In July it cut its annual sales target of mobile devices from 50 units to 43m. Last year it sold 39m units. Final numbers for this year might not even match that total. As for the more promising smartphone sector, Sony is not even in the top five. Instead, having sold just over 9m units, it’s floundering in the 2-3 per cent market share area along with numerous other vendors, all trying desperately to find a way to make money.

Focus on high-end devices

Sony began a review of its mobile division in July, specifically looking at its “mid-range plan”. Its new plan reflects lower expected future cash flows and as such the company determined that the value of the mobile business has decreased.

The previous plan was predicated on achieving significant sales growth – which didn’t happen. Sony said there are now “significant change in the market and competitive environment of the mobile business”. The new plan includes changing the strategy of the mobile segment in certain geographical areas, concentrating on its premium product line-up, and reducing the number of mid-range models.

The mid-range market is widely regarded as the most challenging sector of the business (just ask Samsung), as it has far more competition from the growing number of mainly Android OEMs, most of whom are springing up in low-cost developing markets such as China and India. Whilst the ultra low-cost end is still attractive to many established companies (Google, Microsoft etc), it is the premium end that promises the best financial returns, as Apple has proved.

Sony’s Xperia Z3 and Z3 Compact are due to launch soon, as part of its premium range, and have already received glowing reviews.
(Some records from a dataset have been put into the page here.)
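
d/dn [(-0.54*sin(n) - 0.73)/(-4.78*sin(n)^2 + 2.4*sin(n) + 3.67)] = (-6.9788*sin(n) + 1.2906*cos(2*n) - 1.5204)*cos(n)/(-4.78*sin(n)^2 + 2.4*sin(n) + 3.67)^2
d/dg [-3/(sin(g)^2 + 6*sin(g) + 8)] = 6*(sin(g) + 3)*cos(g)/(sin(g)^2 + 6*sin(g) + 8)^2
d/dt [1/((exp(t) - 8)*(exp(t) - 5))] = (13 - 2*exp(t))*exp(t)/(exp(4*t) - 26*exp(3*t) + 249*exp(2*t) - 1040*exp(t) + 1600)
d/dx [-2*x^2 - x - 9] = -4*x - 1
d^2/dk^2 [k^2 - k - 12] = 2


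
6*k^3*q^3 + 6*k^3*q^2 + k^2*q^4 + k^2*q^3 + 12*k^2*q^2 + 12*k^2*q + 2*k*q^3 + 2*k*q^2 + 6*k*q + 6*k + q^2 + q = (6*k + q)*(q + 1)*(k*q + 1)^2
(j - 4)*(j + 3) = j^2 - j - 12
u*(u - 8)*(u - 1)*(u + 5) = u^4 - 4*u^3 - 37*u^2 + 40*u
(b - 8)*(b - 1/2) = b^2 - 17*b/2 + 4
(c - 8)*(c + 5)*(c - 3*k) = c^3 - 3*c^2*k - 3*c^2 + 9*c*k - 40*c + 120*k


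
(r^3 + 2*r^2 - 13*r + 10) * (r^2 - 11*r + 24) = r^5 - 9*r^4 - 11*r^3 + 201*r^2 - 422*r + 240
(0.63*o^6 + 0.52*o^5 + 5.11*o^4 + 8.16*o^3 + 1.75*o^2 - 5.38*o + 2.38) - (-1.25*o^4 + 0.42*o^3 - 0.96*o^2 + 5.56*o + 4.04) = 0.63*o^6 + 0.52*o^5 + 6.36*o^4 + 7.74*o^3 + 2.71*o^2 - 10.94*o - 1.66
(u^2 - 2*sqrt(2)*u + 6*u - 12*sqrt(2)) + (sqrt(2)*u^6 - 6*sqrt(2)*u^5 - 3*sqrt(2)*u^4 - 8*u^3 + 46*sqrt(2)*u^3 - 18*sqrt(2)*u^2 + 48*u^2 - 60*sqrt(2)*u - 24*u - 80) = sqrt(2)*u^6 - 6*sqrt(2)*u^5 - 3*sqrt(2)*u^4 - 8*u^3 + 46*sqrt(2)*u^3 - 18*sqrt(2)*u^2 + 49*u^2 - 62*sqrt(2)*u - 18*u - 80 - 12*sqrt(2)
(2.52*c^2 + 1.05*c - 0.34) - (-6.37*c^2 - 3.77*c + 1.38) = 8.89*c^2 + 4.82*c - 1.72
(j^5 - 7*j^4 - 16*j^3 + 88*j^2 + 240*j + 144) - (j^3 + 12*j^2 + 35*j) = j^5 - 7*j^4 - 17*j^3 + 76*j^2 + 205*j + 144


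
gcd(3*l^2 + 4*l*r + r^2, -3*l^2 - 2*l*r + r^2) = l + r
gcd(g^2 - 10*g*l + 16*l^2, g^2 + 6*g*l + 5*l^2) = 1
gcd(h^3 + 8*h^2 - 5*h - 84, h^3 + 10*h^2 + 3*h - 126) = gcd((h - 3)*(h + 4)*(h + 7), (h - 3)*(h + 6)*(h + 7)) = h^2 + 4*h - 21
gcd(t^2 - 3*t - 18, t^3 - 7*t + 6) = t + 3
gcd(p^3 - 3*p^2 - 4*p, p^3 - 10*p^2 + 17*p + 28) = p^2 - 3*p - 4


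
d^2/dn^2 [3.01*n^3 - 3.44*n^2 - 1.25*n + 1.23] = 18.06*n - 6.88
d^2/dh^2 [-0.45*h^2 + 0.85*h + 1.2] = -0.900000000000000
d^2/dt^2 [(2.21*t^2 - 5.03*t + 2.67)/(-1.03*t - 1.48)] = (-1.77635683940025e-15*t - 30.682238)/(1.092727*t^3 + 4.710396*t^2 + 6.768336*t + 3.241792)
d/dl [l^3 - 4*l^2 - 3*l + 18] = 3*l^2 - 8*l - 3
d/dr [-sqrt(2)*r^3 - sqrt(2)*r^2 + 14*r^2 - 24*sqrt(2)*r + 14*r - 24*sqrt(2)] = -3*sqrt(2)*r^2 - 2*sqrt(2)*r + 28*r - 24*sqrt(2) + 14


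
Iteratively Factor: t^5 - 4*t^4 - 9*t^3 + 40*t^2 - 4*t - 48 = (t - 2)*(t^4 - 2*t^3 - 13*t^2 + 14*t + 24) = (t - 2)*(t + 3)*(t^3 - 5*t^2 + 2*t + 8) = (t - 4)*(t - 2)*(t + 3)*(t^2 - t - 2) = (t - 4)*(t - 2)^2*(t + 3)*(t + 1)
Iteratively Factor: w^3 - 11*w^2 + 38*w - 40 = (w - 4)*(w^2 - 7*w + 10) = (w - 4)*(w - 2)*(w - 5)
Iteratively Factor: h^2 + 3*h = (h + 3)*(h)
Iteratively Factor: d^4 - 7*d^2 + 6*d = (d - 2)*(d^3 + 2*d^2 - 3*d) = (d - 2)*(d - 1)*(d^2 + 3*d) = d*(d - 2)*(d - 1)*(d + 3)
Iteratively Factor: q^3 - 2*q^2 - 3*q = (q + 1)*(q^2 - 3*q) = q*(q + 1)*(q - 3)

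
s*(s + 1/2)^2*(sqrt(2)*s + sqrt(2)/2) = sqrt(2)*s^4 + 3*sqrt(2)*s^3/2 + 3*sqrt(2)*s^2/4 + sqrt(2)*s/8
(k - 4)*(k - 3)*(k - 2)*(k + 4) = k^4 - 5*k^3 - 10*k^2 + 80*k - 96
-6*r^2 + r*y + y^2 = (-2*r + y)*(3*r + y)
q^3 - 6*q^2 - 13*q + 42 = (q - 7)*(q - 2)*(q + 3)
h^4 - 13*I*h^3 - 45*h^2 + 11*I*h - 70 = (h - 7*I)*(h - 5*I)*(h - 2*I)*(h + I)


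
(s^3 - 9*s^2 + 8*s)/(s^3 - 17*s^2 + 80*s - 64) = s/(s - 8)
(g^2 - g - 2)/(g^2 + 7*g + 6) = (g - 2)/(g + 6)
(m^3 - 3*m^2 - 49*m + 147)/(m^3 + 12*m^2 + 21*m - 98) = (m^2 - 10*m + 21)/(m^2 + 5*m - 14)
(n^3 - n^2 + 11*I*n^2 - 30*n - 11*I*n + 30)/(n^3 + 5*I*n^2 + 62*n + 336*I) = (n^2 + n*(-1 + 5*I) - 5*I)/(n^2 - I*n + 56)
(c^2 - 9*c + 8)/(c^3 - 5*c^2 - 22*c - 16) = (c - 1)/(c^2 + 3*c + 2)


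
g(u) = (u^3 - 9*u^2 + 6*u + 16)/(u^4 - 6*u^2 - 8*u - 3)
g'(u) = (3*u^2 - 18*u + 6)/(u^4 - 6*u^2 - 8*u - 3) + (-4*u^3 + 12*u + 8)*(u^3 - 9*u^2 + 6*u + 16)/(u^4 - 6*u^2 - 8*u - 3)^2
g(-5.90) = -0.51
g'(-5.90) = -0.17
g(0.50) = -2.00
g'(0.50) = 3.47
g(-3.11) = -2.09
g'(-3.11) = -1.72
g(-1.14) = -353.69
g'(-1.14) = -4986.77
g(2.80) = 1.44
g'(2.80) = 7.97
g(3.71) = -0.47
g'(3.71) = 0.69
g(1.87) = -0.09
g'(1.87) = 0.66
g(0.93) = -0.98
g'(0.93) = 1.60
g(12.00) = 0.03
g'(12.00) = 0.00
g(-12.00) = -0.15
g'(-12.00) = -0.02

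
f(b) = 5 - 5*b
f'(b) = -5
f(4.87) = -19.35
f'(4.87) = -5.00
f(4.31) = -16.55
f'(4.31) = -5.00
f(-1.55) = 12.75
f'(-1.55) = -5.00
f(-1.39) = 11.95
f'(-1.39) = -5.00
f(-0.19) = 5.95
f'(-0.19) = -5.00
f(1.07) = -0.35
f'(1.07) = -5.00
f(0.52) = 2.40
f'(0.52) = -5.00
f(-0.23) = 6.15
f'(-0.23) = -5.00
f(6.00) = -25.00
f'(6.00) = -5.00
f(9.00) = -40.00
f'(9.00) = -5.00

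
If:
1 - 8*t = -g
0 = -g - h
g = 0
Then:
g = 0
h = 0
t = 1/8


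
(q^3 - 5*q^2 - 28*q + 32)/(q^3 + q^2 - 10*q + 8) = (q - 8)/(q - 2)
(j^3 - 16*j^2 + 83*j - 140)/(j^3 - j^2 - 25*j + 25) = (j^2 - 11*j + 28)/(j^2 + 4*j - 5)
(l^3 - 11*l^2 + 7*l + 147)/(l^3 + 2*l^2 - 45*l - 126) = (l - 7)/(l + 6)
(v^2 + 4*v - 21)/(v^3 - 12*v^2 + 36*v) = (v^2 + 4*v - 21)/(v*(v^2 - 12*v + 36))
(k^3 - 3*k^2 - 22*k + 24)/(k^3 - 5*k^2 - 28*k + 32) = (k - 6)/(k - 8)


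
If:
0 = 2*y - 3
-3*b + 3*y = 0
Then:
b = 3/2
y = 3/2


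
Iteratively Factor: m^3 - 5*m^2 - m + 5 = (m - 1)*(m^2 - 4*m - 5) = (m - 1)*(m + 1)*(m - 5)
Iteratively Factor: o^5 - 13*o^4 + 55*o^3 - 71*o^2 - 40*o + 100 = (o - 5)*(o^4 - 8*o^3 + 15*o^2 + 4*o - 20) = (o - 5)*(o - 2)*(o^3 - 6*o^2 + 3*o + 10) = (o - 5)*(o - 2)^2*(o^2 - 4*o - 5) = (o - 5)*(o - 2)^2*(o + 1)*(o - 5)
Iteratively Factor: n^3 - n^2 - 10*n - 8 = (n + 1)*(n^2 - 2*n - 8) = (n - 4)*(n + 1)*(n + 2)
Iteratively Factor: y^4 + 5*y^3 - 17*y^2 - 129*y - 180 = (y + 3)*(y^3 + 2*y^2 - 23*y - 60) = (y + 3)*(y + 4)*(y^2 - 2*y - 15) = (y + 3)^2*(y + 4)*(y - 5)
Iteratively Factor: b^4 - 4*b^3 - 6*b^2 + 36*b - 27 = (b - 3)*(b^3 - b^2 - 9*b + 9) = (b - 3)*(b - 1)*(b^2 - 9) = (b - 3)*(b - 1)*(b + 3)*(b - 3)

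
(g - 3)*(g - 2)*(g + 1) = g^3 - 4*g^2 + g + 6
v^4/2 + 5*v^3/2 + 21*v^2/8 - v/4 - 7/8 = (v/2 + 1/2)*(v - 1/2)*(v + 1)*(v + 7/2)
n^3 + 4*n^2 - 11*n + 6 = (n - 1)^2*(n + 6)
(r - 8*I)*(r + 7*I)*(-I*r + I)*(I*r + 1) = r^4 - r^3 - 2*I*r^3 + 55*r^2 + 2*I*r^2 - 55*r - 56*I*r + 56*I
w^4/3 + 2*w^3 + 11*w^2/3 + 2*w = w*(w/3 + 1)*(w + 1)*(w + 2)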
But merely producing a high-priced smartphone with leading specs and features isn’t enough; it has to be desirable and generate a market. Sony’s Xperia range has been lauded for its features and capabilities, but so far isn’t proving enough to challenge for market dominance.

Breaking into profit in the smartphone business is incredible difficult; it requires superb products, control over the supply chain, a complete services and development ecosystem, a comprehensive global distribution network, and a cult following of loyal users.

Until Sony can create the right environment for its mobile product business, it’s not going to turn a profit and it won’t prove sustainable. Despite some great looking devices, there are no signs that things are getting better.

 

(* the “Mars Bar” phone was actually the Sony CM-H333 and was released in 1993. I recall the editorial team I was with at the time was so incredulous about the specifications on the fax release that we made a cardboard mock-up… How times change.)